Interview video below
Edward here. In my view, in Europe, with the eurozone peripheral economies and the UK in austerity programs, the outlook is bleak. Recession is likely. In the US, the self-imposed austerity doesn’t have a lot of bite, so the US has a greater chance of avoiding recession in the near term. Austerity in the US will be revisited, however. Watch unemployment claims as an indicator of recession. Right now, they are falling.
I will have a lot more commentary in the coming few days.
and more risk or rioting?
I doubt that a world recession is likely until we have another crisis. That will come with european defaults or something that will have been missed. The US and Europe will fall into recessions but the rest of the world may slow but will still grow. It might seem like a recession in China and India but there will still be growth.
There will be another banking crisis before long. There is already a slow run on Greek and Irish banks. I expect the same on Italy before long. As for the core eurozone countries I suspect that Belgium will join France in the panic zone soon enough.

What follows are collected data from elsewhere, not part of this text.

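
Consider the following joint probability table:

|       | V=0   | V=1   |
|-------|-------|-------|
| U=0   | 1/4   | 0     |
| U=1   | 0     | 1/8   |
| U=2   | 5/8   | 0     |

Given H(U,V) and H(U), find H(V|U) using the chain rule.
From the chain rule: H(U,V) = H(U) + H(V|U)
Therefore: H(V|U) = H(U,V) - H(U)

H(U,V) = -[(1/4)·log₂(1/4) + (1/8)·log₂(1/8) + (5/8)·log₂(5/8)]
  = 0.5000 + 0.3750 + 0.4238
  = 1.2988 bits
Marginal P(U) (row sums):
  P(U=0) = 1/4 + 0 = 1/4
  P(U=1) = 0 + 1/8 = 1/8
  P(U=2) = 5/8 + 0 = 5/8
H(U) = -[(1/4)·log₂(1/4) + (1/8)·log₂(1/8) + (5/8)·log₂(5/8)]
  = 0.5000 + 0.3750 + 0.4238
  = 1.2988 bits

H(V|U) = 1.2988 - 1.2988 = 0.0000 bits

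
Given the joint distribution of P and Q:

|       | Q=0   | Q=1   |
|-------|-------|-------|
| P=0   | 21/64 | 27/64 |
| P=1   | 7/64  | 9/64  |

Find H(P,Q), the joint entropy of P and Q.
H(P,Q) = -Σ P(P,Q) log₂ P(P,Q), summed over the non-zero cells:
H(P,Q) = -[(21/64)·log₂(21/64) + (27/64)·log₂(27/64) + (7/64)·log₂(7/64) + (9/64)·log₂(9/64)]
  = 0.5275 + 0.5253 + 0.3492 + 0.3980
  = 1.8000 bits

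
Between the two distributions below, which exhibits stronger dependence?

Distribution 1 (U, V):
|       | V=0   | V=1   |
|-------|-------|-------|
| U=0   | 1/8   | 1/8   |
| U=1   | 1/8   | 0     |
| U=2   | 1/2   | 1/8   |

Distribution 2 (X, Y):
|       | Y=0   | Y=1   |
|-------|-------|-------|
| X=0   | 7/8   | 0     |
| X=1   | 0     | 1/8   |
Distribution 1 (U, V):
Marginal P(U) (row sums):
  P(U=0) = 1/8 + 1/8 = 1/4
  P(U=1) = 1/8 + 0 = 1/8
  P(U=2) = 1/2 + 1/8 = 5/8
Marginal P(V) (column sums):
  P(V=0) = 1/8 + 1/8 + 1/2 = 3/4
  P(V=1) = 1/8 + 0 + 1/8 = 1/4

H(U) = -[(1/4)·log₂(1/4) + (1/8)·log₂(1/8) + (5/8)·log₂(5/8)]
  = 0.5000 + 0.3750 + 0.4238
  = 1.2988 bits
H(V) = -[(3/4)·log₂(3/4) + (1/4)·log₂(1/4)]
  = 0.3113 + 0.5000
  = 0.8113 bits
H(U,V) = -[(1/8)·log₂(1/8) + (1/8)·log₂(1/8) + (1/8)·log₂(1/8) + (1/2)·log₂(1/2) + (1/8)·log₂(1/8)]
  = 0.3750 + 0.3750 + 0.3750 + 0.5000 + 0.3750
  = 2.0000 bits

I(U;V) = H(U) + H(V) - H(U,V)
  = 1.2988 + 0.8113 - 2.0000
  = 0.1101 bits

Distribution 2 (X, Y):
Marginal P(X) (row sums):
  P(X=0) = 7/8 + 0 = 7/8
  P(X=1) = 0 + 1/8 = 1/8
Marginal P(Y) (column sums):
  P(Y=0) = 7/8 + 0 = 7/8
  P(Y=1) = 0 + 1/8 = 1/8

H(X) = -[(7/8)·log₂(7/8) + (1/8)·log₂(1/8)]
  = 0.1686 + 0.3750
  = 0.5436 bits
H(Y) = -[(7/8)·log₂(7/8) + (1/8)·log₂(1/8)]
  = 0.1686 + 0.3750
  = 0.5436 bits
H(X,Y) = -[(7/8)·log₂(7/8) + (1/8)·log₂(1/8)]
  = 0.1686 + 0.3750
  = 0.5436 bits

I(X;Y) = H(X) + H(Y) - H(X,Y)
  = 0.5436 + 0.5436 - 0.5436
  = 0.5436 bits

I(X;Y) = 0.5436 bits > I(U;V) = 0.1101 bits, so (X, Y) has the higher mutual information (stronger dependence).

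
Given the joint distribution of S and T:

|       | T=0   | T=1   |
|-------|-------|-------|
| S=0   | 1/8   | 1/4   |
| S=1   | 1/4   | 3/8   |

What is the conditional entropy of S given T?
Marginal P(T) (column sums):
  P(T=0) = 1/8 + 1/4 = 3/8
  P(T=1) = 1/4 + 3/8 = 5/8

H(S|T) = -Σ P(S,T)·log₂ P(S|T), where P(S|T) = P(S,T) / P(T)
  (S=0,T=0): P(S|T) = (1/8)/(3/8) = 1/3;  -(1/8)·log₂(1/3) = 0.1981
  (S=0,T=1): P(S|T) = (1/4)/(5/8) = 2/5;  -(1/4)·log₂(2/5) = 0.3305
  (S=1,T=0): P(S|T) = (1/4)/(3/8) = 2/3;  -(1/4)·log₂(2/3) = 0.1462
  (S=1,T=1): P(S|T) = (3/8)/(5/8) = 3/5;  -(3/8)·log₂(3/5) = 0.2764
H(S|T) = 0.1981 + 0.3305 + 0.1462 + 0.2764
  = 0.9512 bits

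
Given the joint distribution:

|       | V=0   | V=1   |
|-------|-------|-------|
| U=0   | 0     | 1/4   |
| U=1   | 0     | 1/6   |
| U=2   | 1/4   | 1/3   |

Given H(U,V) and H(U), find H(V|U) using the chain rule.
From the chain rule: H(U,V) = H(U) + H(V|U)
Therefore: H(V|U) = H(U,V) - H(U)

H(U,V) = -[(1/4)·log₂(1/4) + (1/6)·log₂(1/6) + (1/4)·log₂(1/4) + (1/3)·log₂(1/3)]
  = 0.5000 + 0.4308 + 0.5000 + 0.5283
  = 1.9591 bits
Marginal P(U) (row sums):
  P(U=0) = 0 + 1/4 = 1/4
  P(U=1) = 0 + 1/6 = 1/6
  P(U=2) = 1/4 + 1/3 = 7/12
H(U) = -[(1/4)·log₂(1/4) + (1/6)·log₂(1/6) + (7/12)·log₂(7/12)]
  = 0.5000 + 0.4308 + 0.4536
  = 1.3844 bits

H(V|U) = 1.9591 - 1.3844 = 0.5747 bits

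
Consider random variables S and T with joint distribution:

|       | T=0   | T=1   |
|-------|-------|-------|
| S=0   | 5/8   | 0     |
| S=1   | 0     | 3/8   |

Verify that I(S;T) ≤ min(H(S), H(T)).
Marginal P(S) (row sums):
  P(S=0) = 5/8 + 0 = 5/8
  P(S=1) = 0 + 3/8 = 3/8
Marginal P(T) (column sums):
  P(T=0) = 5/8 + 0 = 5/8
  P(T=1) = 0 + 3/8 = 3/8

H(S) = -[(5/8)·log₂(5/8) + (3/8)·log₂(3/8)]
  = 0.4238 + 0.5306
  = 0.9544 bits
H(T) = -[(5/8)·log₂(5/8) + (3/8)·log₂(3/8)]
  = 0.4238 + 0.5306
  = 0.9544 bits
H(S,T) = -[(5/8)·log₂(5/8) + (3/8)·log₂(3/8)]
  = 0.4238 + 0.5306
  = 0.9544 bits

I(S;T) = H(S) + H(T) - H(S,T)
  = 0.9544 + 0.9544 - 0.9544
  = 0.9544 bits

min(H(S), H(T)) = min(0.9544, 0.9544) = 0.9544 bits
Since 0.9544 ≤ 0.9544, the bound is satisfied ✓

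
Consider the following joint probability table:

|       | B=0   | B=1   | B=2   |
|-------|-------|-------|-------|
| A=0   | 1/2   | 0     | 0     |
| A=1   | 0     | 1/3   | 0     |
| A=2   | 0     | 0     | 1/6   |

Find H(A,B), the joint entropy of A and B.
H(A,B) = -Σ P(A,B) log₂ P(A,B), summed over the non-zero cells:
H(A,B) = -[(1/2)·log₂(1/2) + (1/3)·log₂(1/3) + (1/6)·log₂(1/6)]
  = 0.5000 + 0.5283 + 0.4308
  = 1.4591 bits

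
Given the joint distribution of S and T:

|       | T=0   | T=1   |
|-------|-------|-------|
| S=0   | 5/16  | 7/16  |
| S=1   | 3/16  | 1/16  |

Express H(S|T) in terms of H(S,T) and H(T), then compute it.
H(S|T) = H(S,T) - H(T)

Marginal P(T) (column sums):
  P(T=0) = 5/16 + 3/16 = 1/2
  P(T=1) = 7/16 + 1/16 = 1/2

H(S,T) = -[(5/16)·log₂(5/16) + (7/16)·log₂(7/16) + (3/16)·log₂(3/16) + (1/16)·log₂(1/16)]
  = 0.5244 + 0.5218 + 0.4528 + 0.2500
  = 1.7490 bits
H(T) = -[(1/2)·log₂(1/2) + (1/2)·log₂(1/2)]
  = 0.5000 + 0.5000
  = 1.0000 bits

H(S|T) = 1.7490 - 1.0000 = 0.7490 bits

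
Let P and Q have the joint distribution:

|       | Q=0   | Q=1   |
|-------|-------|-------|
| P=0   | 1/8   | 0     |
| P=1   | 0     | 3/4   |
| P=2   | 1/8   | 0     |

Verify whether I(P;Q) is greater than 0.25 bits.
Marginal P(P) (row sums):
  P(P=0) = 1/8 + 0 = 1/8
  P(P=1) = 0 + 3/4 = 3/4
  P(P=2) = 1/8 + 0 = 1/8
Marginal P(Q) (column sums):
  P(Q=0) = 1/8 + 0 + 1/8 = 1/4
  P(Q=1) = 0 + 3/4 + 0 = 3/4

H(P) = -[(1/8)·log₂(1/8) + (3/4)·log₂(3/4) + (1/8)·log₂(1/8)]
  = 0.3750 + 0.3113 + 0.3750
  = 1.0613 bits
H(Q) = -[(1/4)·log₂(1/4) + (3/4)·log₂(3/4)]
  = 0.5000 + 0.3113
  = 0.8113 bits
H(P,Q) = -[(1/8)·log₂(1/8) + (3/4)·log₂(3/4) + (1/8)·log₂(1/8)]
  = 0.3750 + 0.3113 + 0.3750
  = 1.0613 bits

I(P;Q) = H(P) + H(Q) - H(P,Q)
  = 1.0613 + 0.8113 - 1.0613
  = 0.8113 bits

Yes. I(P;Q) = 0.8113 bits, which is > 0.25 bits.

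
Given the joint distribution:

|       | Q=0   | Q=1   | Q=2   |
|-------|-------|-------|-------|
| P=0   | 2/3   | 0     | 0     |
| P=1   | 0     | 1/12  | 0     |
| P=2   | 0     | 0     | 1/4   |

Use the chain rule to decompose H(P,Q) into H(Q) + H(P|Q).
By the chain rule: H(P,Q) = H(Q) + H(P|Q)

Marginal P(Q) (column sums):
  P(Q=0) = 2/3 + 0 + 0 = 2/3
  P(Q=1) = 0 + 1/12 + 0 = 1/12
  P(Q=2) = 0 + 0 + 1/4 = 1/4
H(Q) = -[(2/3)·log₂(2/3) + (1/12)·log₂(1/12) + (1/4)·log₂(1/4)]
  = 0.3900 + 0.2987 + 0.5000
  = 1.1887 bits
H(P|Q) = -Σ P(P,Q)·log₂ P(P|Q), where P(P|Q) = P(P,Q) / P(Q)
  (cells with P(P,Q) = 0 contribute 0)
  (P=0,Q=0): P(P|Q) = (2/3)/(2/3) = 1;  -(2/3)·log₂(1) = 0.0000
  (P=1,Q=1): P(P|Q) = (1/12)/(1/12) = 1;  -(1/12)·log₂(1) = 0.0000
  (P=2,Q=2): P(P|Q) = (1/4)/(1/4) = 1;  -(1/4)·log₂(1) = 0.0000
H(P|Q) = 0.0000 + 0.0000 + 0.0000
  = 0.0000 bits

H(P,Q) = H(Q) + H(P|Q) = 1.1887 + 0.0000 = 1.1887 bits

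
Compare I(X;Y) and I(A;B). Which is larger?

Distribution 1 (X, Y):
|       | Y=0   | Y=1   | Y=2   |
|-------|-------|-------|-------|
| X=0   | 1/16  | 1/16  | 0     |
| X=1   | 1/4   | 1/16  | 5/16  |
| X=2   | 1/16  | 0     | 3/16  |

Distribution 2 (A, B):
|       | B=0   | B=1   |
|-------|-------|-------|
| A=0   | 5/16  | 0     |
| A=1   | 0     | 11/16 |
Distribution 1 (X, Y):
Marginal P(X) (row sums):
  P(X=0) = 1/16 + 1/16 + 0 = 1/8
  P(X=1) = 1/4 + 1/16 + 5/16 = 5/8
  P(X=2) = 1/16 + 0 + 3/16 = 1/4
Marginal P(Y) (column sums):
  P(Y=0) = 1/16 + 1/4 + 1/16 = 3/8
  P(Y=1) = 1/16 + 1/16 + 0 = 1/8
  P(Y=2) = 0 + 5/16 + 3/16 = 1/2

H(X) = -[(1/8)·log₂(1/8) + (5/8)·log₂(5/8) + (1/4)·log₂(1/4)]
  = 0.3750 + 0.4238 + 0.5000
  = 1.2988 bits
H(Y) = -[(3/8)·log₂(3/8) + (1/8)·log₂(1/8) + (1/2)·log₂(1/2)]
  = 0.5306 + 0.3750 + 0.5000
  = 1.4056 bits
H(X,Y) = -[(1/16)·log₂(1/16) + (1/16)·log₂(1/16) + (1/4)·log₂(1/4) + (1/16)·log₂(1/16) + (5/16)·log₂(5/16) + (1/16)·log₂(1/16) + (3/16)·log₂(3/16)]
  = 0.2500 + 0.2500 + 0.5000 + 0.2500 + 0.5244 + 0.2500 + 0.4528
  = 2.4772 bits

I(X;Y) = H(X) + H(Y) - H(X,Y)
  = 1.2988 + 1.4056 - 2.4772
  = 0.2272 bits

Distribution 2 (A, B):
Marginal P(A) (row sums):
  P(A=0) = 5/16 + 0 = 5/16
  P(A=1) = 0 + 11/16 = 11/16
Marginal P(B) (column sums):
  P(B=0) = 5/16 + 0 = 5/16
  P(B=1) = 0 + 11/16 = 11/16

H(A) = -[(5/16)·log₂(5/16) + (11/16)·log₂(11/16)]
  = 0.5244 + 0.3716
  = 0.8960 bits
H(B) = -[(5/16)·log₂(5/16) + (11/16)·log₂(11/16)]
  = 0.5244 + 0.3716
  = 0.8960 bits
H(A,B) = -[(5/16)·log₂(5/16) + (11/16)·log₂(11/16)]
  = 0.5244 + 0.3716
  = 0.8960 bits

I(A;B) = H(A) + H(B) - H(A,B)
  = 0.8960 + 0.8960 - 0.8960
  = 0.8960 bits

I(A;B) = 0.8960 bits > I(X;Y) = 0.2272 bits, so (A, B) has the higher mutual information (stronger dependence).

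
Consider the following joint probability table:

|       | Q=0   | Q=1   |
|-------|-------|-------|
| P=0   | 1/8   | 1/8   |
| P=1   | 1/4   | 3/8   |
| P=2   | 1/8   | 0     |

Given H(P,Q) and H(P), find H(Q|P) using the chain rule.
From the chain rule: H(P,Q) = H(P) + H(Q|P)
Therefore: H(Q|P) = H(P,Q) - H(P)

H(P,Q) = -[(1/8)·log₂(1/8) + (1/8)·log₂(1/8) + (1/4)·log₂(1/4) + (3/8)·log₂(3/8) + (1/8)·log₂(1/8)]
  = 0.3750 + 0.3750 + 0.5000 + 0.5306 + 0.3750
  = 2.1556 bits
Marginal P(P) (row sums):
  P(P=0) = 1/8 + 1/8 = 1/4
  P(P=1) = 1/4 + 3/8 = 5/8
  P(P=2) = 1/8 + 0 = 1/8
H(P) = -[(1/4)·log₂(1/4) + (5/8)·log₂(5/8) + (1/8)·log₂(1/8)]
  = 0.5000 + 0.4238 + 0.3750
  = 1.2988 bits

H(Q|P) = 2.1556 - 1.2988 = 0.8568 bits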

Interesting paper on the relationship between Austerity and social unrest
https://papers.ssrn.com/sol3/papers.cfm?abstract_id=1899287
thanks!
He is a promoter of his own interest! My private banker was in a meeting where after a discussion of finacial crisis he peddled a crisis management computer system!
The relationship between austerity and social unrest is something I have been explaining for the last 3 years!
Maybe, but he fails to respect the support an 8% fed deficit provides.
Yes but with tax increases of the agenda and only spending cuts being considered the deficit might stay high as the economy slumps. Also the deficit is only flowing into corporate balance sheets. Consumers are not benefitting yet. So a slowing economy will increase the debt burden for consumers.